Il y a plus de 34 millions d’abonnements à la téléphonie mobile au pays, selon Statistique Canada. En 2020, 84,4 % des Canadiens possédaient un téléphone intelligent.
Ottawa explique qu’« au-delà de la pandémie, les données sur la mobilité joueront un rôle important dans la compréhension de l’impact des mouvements de population sur d’autres défis de santé publique ». L’appel d’offres indique que le gouvernement « conservera les données résultant des requêtes pour des utilisations futures en matière de santé publique dans un environnement sécurisé ».
La porte-parole Anne Génier ajoute que « sur la base de son expérience de la COVID-19 et des leçons tirées de celle d’autres pays, l’Agence de la santé publique entend constituer un approvisionnement à long terme en données sur la mobilité provenant des tours de téléphonie cellulaire afin de faire progresser les initiatives axées sur les questions de santé publique, comme celles que représentent les autres maladies infectieuses, la prévention des maladies chroniques et la santé mentale ».
L’an dernier, le gouvernement fédéral avait lancé une application baptisée Alerte COVID qui permettait aux Canadiens de savoir s’ils avaient été proches d’une personne déclarée positive. Ce programme n’utilisait pas la géolocalisation, mais plutôt la technologie Bluetooth afin que les appareils communiquent entre eux.
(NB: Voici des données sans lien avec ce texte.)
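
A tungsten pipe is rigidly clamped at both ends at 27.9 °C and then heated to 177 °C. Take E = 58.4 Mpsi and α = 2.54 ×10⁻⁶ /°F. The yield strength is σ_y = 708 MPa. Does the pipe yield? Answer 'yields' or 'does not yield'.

E = 58.4 Mpsi = 402.7 GPa.
α = 2.54×10⁻⁶/°F × 9/5 = 4.57×10⁻⁶/K.
ΔT = 149.1 K. Constrained thermal stress σ = E·α·ΔT = 402.7×10³ MPa × 4.57×10⁻⁶ × 149.1 = 274 MPa (compressive).
Compare to σ_y = 708 MPa: σ < σ_y, so it does not yield.

does not yield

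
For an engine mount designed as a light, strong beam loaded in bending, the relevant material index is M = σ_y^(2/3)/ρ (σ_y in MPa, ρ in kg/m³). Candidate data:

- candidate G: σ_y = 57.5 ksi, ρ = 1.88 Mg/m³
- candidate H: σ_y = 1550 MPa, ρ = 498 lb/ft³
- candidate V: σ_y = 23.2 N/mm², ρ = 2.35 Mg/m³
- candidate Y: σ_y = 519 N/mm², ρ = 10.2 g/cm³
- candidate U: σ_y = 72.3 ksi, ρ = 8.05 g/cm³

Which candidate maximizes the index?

Convert each candidate to consistent units, then evaluate M:
  candidate G: σ_y = 396.4 MPa, ρ = 1880 kg/m³
  candidate H: σ_y = 1550 MPa, ρ = 7977 kg/m³
  candidate V: σ_y = 23.20 MPa, ρ = 2350 kg/m³
  candidate Y: σ_y = 519.0 MPa, ρ = 10200 kg/m³
  candidate U: σ_y = 498.5 MPa, ρ = 8050 kg/m³
  candidate G: M = 28.7×10⁻³
  candidate H: M = 16.8×10⁻³
  candidate U: M = 7.81×10⁻³
  candidate Y: M = 6.33×10⁻³
  candidate V: M = 3.46×10⁻³
The maximum is for candidate G.

candidate G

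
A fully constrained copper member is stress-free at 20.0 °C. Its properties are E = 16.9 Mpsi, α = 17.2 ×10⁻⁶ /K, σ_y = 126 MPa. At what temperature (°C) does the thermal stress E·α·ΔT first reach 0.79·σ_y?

E = 16.9 Mpsi = 116.5 GPa.
E·α·ΔT = 99.54 MPa ⇒ ΔT = 99.54 / (116.5×10³ × 17.2×10⁻⁶) = 49.67 K.
T = 20.0 + 49.67 = 69.67 °C.

69.7 °C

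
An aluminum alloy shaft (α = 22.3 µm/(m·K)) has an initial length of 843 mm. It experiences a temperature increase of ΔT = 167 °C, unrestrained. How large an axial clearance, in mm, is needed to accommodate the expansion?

3.14 mm

ΔL = α·L₀·ΔT = 22.3×10⁻⁶ × 843 mm × 167.0 K = 3.14 mm.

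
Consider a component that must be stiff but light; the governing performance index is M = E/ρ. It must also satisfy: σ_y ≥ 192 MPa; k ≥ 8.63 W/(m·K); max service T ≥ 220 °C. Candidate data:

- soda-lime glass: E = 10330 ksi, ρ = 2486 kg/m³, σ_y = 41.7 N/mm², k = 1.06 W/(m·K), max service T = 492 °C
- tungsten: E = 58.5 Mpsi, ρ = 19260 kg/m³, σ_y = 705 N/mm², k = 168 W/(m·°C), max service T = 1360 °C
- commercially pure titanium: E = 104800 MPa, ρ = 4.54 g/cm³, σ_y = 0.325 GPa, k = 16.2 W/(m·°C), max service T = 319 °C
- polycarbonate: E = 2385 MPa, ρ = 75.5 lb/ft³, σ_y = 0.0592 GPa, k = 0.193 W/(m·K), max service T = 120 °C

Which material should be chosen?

Screen on constraints: σ_y ≥ 192 MPa; k ≥ 8.63 W/(m·K); max service T ≥ 220 °C. Survivors: tungsten, commercially pure titanium.
After converting to SI:
  tungsten: E = 403.3 GPa, ρ = 19260 kg/m³
  commercially pure titanium: E = 104.8 GPa, ρ = 4540 kg/m³
  commercially pure titanium: M = 23.1 MN·m/kg
  tungsten: M = 20.9 MN·m/kg
The maximum is for commercially pure titanium.

commercially pure titanium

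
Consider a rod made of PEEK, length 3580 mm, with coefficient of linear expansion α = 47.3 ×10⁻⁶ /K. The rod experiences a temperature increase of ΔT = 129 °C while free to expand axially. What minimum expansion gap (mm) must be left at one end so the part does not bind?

ΔL = α·L₀·ΔT = 47.3×10⁻⁶ × 3580 mm × 129.0 K = 21.8 mm.

21.8 mm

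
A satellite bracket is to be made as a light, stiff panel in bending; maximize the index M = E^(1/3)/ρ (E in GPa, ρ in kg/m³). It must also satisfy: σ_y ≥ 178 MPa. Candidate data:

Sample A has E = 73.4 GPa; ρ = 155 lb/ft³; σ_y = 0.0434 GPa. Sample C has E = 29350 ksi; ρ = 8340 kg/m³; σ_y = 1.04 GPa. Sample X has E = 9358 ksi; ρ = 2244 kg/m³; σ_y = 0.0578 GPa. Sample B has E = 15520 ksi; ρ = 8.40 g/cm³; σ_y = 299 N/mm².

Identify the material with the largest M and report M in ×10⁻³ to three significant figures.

sample C, M = 0.704×10⁻³

Screen on constraints: σ_y ≥ 178 MPa. Survivors: sample C, sample B.
Normalizing units and computing the index:
  sample C: E = 202.4 GPa, ρ = 8340 kg/m³
  sample B: E = 107.0 GPa, ρ = 8400 kg/m³
  sample C: M = 0.704×10⁻³
  sample B: M = 0.565×10⁻³
Sample C has the largest M.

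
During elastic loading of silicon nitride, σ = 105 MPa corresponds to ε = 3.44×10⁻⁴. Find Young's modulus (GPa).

E = σ/ε = 105 MPa / 3.44×10⁻⁴ = 305200 MPa = 305 GPa.

305 GPa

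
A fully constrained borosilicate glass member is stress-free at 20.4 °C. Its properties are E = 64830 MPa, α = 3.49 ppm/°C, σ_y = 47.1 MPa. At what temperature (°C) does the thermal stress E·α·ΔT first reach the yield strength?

E = 64830 MPa = 64.83 GPa.
E·α·ΔT = 47.10 MPa ⇒ ΔT = 47.10 / (64.83×10³ × 3.49×10⁻⁶) = 208.2 K.
T = 20.4 + 208.2 = 228.6 °C.

229 °C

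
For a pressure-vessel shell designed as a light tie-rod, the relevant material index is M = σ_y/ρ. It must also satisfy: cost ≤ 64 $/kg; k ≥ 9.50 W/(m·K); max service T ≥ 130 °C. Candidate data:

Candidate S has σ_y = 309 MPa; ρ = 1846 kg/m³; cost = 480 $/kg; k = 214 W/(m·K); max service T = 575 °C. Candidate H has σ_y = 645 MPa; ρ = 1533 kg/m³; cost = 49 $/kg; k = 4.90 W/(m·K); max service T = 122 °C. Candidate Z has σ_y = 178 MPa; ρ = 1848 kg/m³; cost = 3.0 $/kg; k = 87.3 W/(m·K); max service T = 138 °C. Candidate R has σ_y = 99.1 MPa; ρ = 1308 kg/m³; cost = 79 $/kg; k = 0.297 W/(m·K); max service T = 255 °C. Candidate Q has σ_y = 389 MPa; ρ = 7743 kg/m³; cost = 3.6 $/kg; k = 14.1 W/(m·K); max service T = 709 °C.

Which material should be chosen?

candidate Z

Screen on constraints: cost ≤ 64 $/kg; k ≥ 9.50 W/(m·K); max service T ≥ 130 °C. Survivors: candidate Z, candidate Q.
Evaluate M for each candidate:
  candidate Z: M = 96.3 kN·m/kg
  candidate Q: M = 50.2 kN·m/kg
Highest index: candidate Z.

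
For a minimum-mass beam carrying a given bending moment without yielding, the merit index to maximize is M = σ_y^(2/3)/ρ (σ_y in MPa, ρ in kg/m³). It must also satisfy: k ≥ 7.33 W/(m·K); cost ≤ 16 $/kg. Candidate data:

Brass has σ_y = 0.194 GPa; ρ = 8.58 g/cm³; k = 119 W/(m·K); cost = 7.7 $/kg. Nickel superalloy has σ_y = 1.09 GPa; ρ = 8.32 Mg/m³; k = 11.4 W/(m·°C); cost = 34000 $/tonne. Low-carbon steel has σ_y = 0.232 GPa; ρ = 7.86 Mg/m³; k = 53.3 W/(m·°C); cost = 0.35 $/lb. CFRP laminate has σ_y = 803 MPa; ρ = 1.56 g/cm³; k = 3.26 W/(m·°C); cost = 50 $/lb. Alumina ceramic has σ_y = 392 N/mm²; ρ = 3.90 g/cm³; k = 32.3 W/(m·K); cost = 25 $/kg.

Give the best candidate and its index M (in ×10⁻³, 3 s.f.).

Screen on constraints: k ≥ 7.33 W/(m·K); cost ≤ 16 $/kg. Survivors: brass, low-carbon steel.
Normalizing units and computing the index:
  brass: σ_y = 194.0 MPa, ρ = 8580 kg/m³
  low-carbon steel: σ_y = 232.0 MPa, ρ = 7860 kg/m³
  low-carbon steel: M = 4.80×10⁻³
  brass: M = 3.91×10⁻³
Highest index: low-carbon steel.

low-carbon steel, M = 4.80×10⁻³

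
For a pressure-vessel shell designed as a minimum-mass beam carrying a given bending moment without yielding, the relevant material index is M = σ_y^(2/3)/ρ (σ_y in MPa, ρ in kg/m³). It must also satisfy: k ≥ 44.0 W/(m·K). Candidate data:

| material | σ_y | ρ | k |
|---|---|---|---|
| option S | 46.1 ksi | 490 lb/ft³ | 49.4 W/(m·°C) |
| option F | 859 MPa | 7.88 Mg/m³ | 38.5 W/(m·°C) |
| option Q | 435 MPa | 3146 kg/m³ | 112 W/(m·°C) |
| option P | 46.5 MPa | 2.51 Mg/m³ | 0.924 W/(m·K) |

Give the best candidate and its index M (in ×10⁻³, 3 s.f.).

Screen on constraints: k ≥ 44.0 W/(m·K). Survivors: option S, option Q.
Normalizing units and computing the index:
  option S: σ_y = 317.8 MPa, ρ = 7849 kg/m³
  option Q: σ_y = 435.0 MPa, ρ = 3146 kg/m³
  option Q: M = 18.2×10⁻³
  option S: M = 5.93×10⁻³
The maximum is for option Q.

option Q, M = 18.2×10⁻³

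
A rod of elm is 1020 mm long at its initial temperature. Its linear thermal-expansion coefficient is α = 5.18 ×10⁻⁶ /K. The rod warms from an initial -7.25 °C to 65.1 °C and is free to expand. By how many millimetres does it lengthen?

0.382 mm

ΔT = 65.1 − (-7.25) = 72.35 K.
ΔL = α·L₀·ΔT = 5.18×10⁻⁶ × 1020 mm × 72.35 K = 0.382 mm.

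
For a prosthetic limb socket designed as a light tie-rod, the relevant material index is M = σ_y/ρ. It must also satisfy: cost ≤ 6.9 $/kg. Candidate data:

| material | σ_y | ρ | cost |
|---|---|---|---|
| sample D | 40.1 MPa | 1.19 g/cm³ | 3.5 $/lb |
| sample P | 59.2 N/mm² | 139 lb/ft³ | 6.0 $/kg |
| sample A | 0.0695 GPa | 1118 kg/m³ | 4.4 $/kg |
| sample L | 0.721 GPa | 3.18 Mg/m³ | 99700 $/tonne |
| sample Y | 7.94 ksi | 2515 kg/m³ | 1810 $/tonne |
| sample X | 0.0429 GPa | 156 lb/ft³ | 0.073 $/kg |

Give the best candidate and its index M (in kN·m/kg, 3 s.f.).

Screen on constraints: cost ≤ 6.9 $/kg. Survivors: sample P, sample A, sample Y, sample X.
After converting to SI:
  sample P: σ_y = 59.20 MPa, ρ = 2227 kg/m³
  sample A: σ_y = 69.50 MPa, ρ = 1118 kg/m³
  sample Y: σ_y = 54.74 MPa, ρ = 2515 kg/m³
  sample X: σ_y = 42.90 MPa, ρ = 2499 kg/m³
  sample A: M = 62.2 kN·m/kg
  sample P: M = 26.6 kN·m/kg
  sample Y: M = 21.8 kN·m/kg
  sample X: M = 17.2 kN·m/kg
Highest index: sample A.

sample A, M = 62.2 kN·m/kg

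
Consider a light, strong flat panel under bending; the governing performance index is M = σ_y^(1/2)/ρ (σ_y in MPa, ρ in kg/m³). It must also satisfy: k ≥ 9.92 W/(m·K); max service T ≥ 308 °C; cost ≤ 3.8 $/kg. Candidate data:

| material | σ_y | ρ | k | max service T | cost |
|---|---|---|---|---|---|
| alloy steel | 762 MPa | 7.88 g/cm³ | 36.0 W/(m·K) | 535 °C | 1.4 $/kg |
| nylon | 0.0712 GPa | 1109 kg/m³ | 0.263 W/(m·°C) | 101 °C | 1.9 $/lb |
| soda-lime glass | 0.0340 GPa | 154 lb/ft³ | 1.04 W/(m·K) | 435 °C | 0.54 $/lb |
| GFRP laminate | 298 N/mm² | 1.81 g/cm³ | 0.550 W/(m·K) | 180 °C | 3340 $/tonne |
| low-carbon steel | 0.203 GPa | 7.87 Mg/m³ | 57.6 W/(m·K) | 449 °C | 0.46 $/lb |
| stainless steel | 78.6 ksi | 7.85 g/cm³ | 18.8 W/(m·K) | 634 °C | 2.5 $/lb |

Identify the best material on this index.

alloy steel

Screen on constraints: k ≥ 9.92 W/(m·K); max service T ≥ 308 °C; cost ≤ 3.8 $/kg. Survivors: alloy steel, low-carbon steel.
In SI units:
  alloy steel: σ_y = 762.0 MPa, ρ = 7880 kg/m³
  low-carbon steel: σ_y = 203.0 MPa, ρ = 7870 kg/m³
  alloy steel: M = 3.50×10⁻³
  low-carbon steel: M = 1.81×10⁻³
Alloy steel ranks first.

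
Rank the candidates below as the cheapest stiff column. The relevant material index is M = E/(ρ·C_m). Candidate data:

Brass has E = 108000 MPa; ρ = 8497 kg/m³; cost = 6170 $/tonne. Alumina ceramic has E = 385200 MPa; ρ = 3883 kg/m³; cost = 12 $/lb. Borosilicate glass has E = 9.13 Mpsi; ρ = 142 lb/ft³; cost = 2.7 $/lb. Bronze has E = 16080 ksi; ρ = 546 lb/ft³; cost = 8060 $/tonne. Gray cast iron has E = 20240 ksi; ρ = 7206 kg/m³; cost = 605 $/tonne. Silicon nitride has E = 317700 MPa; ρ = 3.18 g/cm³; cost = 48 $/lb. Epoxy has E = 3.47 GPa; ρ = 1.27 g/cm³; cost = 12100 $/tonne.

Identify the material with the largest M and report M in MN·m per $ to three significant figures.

gray cast iron, M = 32.0 MN·m per $

In SI units:
  brass: E = 108.0 GPa, ρ = 8497 kg/m³, cost = 6.170 $/kg
  alumina ceramic: E = 385.2 GPa, ρ = 3883 kg/m³, cost = 26.46 $/kg
  borosilicate glass: E = 62.95 GPa, ρ = 2275 kg/m³, cost = 5.952 $/kg
  bronze: E = 110.9 GPa, ρ = 8746 kg/m³, cost = 8.060 $/kg
  gray cast iron: E = 139.5 GPa, ρ = 7206 kg/m³, cost = 0.6050 $/kg
  silicon nitride: E = 317.7 GPa, ρ = 3180 kg/m³, cost = 105.8 $/kg
  epoxy: E = 3.470 GPa, ρ = 1270 kg/m³, cost = 12.10 $/kg
  gray cast iron: M = 32.0 MN·m per $
  borosilicate glass: M = 4.65 MN·m per $
  alumina ceramic: M = 3.75 MN·m per $
  brass: M = 2.06 MN·m per $
  bronze: M = 1.57 MN·m per $
  silicon nitride: M = 0.944 MN·m per $
  epoxy: M = 0.226 MN·m per $
The maximum is for gray cast iron.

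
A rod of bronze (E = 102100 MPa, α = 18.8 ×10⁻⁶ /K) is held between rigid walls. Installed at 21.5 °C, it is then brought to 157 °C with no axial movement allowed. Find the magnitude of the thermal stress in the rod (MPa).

E = 102100 MPa = 102.1 GPa.
ΔT = 135.5 K. Constrained thermal stress σ = E·α·ΔT = 102.1×10³ MPa × 18.8×10⁻⁶ × 135.5 = 260 MPa (compressive).

260 MPa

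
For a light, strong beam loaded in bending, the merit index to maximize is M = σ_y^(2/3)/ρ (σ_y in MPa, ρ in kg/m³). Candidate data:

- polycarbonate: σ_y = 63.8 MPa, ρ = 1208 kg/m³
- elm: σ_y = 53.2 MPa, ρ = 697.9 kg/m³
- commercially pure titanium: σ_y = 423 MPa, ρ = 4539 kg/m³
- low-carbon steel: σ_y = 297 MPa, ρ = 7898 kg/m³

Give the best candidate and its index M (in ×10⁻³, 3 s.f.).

elm, M = 20.3×10⁻³

Computing M directly (units already consistent):
  elm: M = 20.3×10⁻³
  polycarbonate: M = 13.2×10⁻³
  commercially pure titanium: M = 12.4×10⁻³
  low-carbon steel: M = 5.64×10⁻³
Elm ranks first.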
Le spécialiste en technologie et sécurité de l’information de la compagnie EVA Technologies, Eric D. Tremblay, craint que l’utilisation des données brutes des tours cellulaires ne permette pas à l’utilisateur du cellulaire de s’en exclure. Aussi, l’expert pense que cette utilisation des données pourrait permettre « de tracer des liens d’affiliation entre individus ».
François Daigle, vice-président, services professionnels, de Okiok, une firme de cybersécurité, qualifie cette initiative de « sérieuse atteinte à la vie privée, un sérieux problème d’acceptabilité sociale »
. Il « doute sérieusement que ce soit un cas où la fin justifie les moyens ».